Today I would like to write something about the "boundaries" of event processing, based on some discussions last week, related to writing a book about event processing. There are two issues related to the scope:
- Is pre-processing to emit event by the producer, and post-processing of events by the consumer are part of the event processing systems?
- Are pre-processing to obtain the event processing patterns that has to be monitored (i.e. using machine learning techniques) part of the event processing systems?

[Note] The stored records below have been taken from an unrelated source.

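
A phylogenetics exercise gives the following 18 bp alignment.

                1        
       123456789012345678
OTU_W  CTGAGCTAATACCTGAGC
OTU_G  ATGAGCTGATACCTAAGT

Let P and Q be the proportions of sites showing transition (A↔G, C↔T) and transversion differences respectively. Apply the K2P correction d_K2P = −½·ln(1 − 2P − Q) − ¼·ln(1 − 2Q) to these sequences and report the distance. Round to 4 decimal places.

0.2757

The sequences differ at positions 1 (C/A, transversion), 8 (A/G, transition), 15 (G/A, transition), 18 (C/T, transition).
Of the 4 differences, 3 transitions and 1 transversion over 18 sites: P = 3/18 = 0.166667, Q = 1/18 = 0.055556.
d = −0.5·ln(0.611110) − 0.25·ln(0.888888) = −0.5·(-0.492478) − 0.25·(-0.117784) = 0.2757.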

" Match a pattern of events which is a conjunction of type E1, E2, E3 that refer to the same person and all occur within one hour since an event of type E0 for the same person, if there are several instances of E1, E2, E3 take the most recent of each at the point that the match occurred, and if there are multiple matches within this same time interval, ignore all but the first". Of course, one can write it in Java, but a language that enables to write this pattern in less than 1 minute is more cost-effective.
Back to the scope -- pre and post processing of events and patterns are not part of the event processing system, and typically done in different technologies. This does not say that they are not important, sometimes the pre-processing of events is more complicated than the event processing, especially since it is hard-code.
2 comments:
Hi Opher - another view is that "PreProcessing" is effectively "IT preparation" - selecting the right EP Agent, filtering out any irrelevant events, etc.
Probably you can do EPElement operations in a preprocessor, but also system control operations...
Cheers
Hi Paul. The selection of the right EP agents, and filtering out irrelevant may be part of the processing itself; filtering events when done by a producer outside the boundaries of an event processing system can be counted as preprocessing, the borderline is sometimes fuzzy.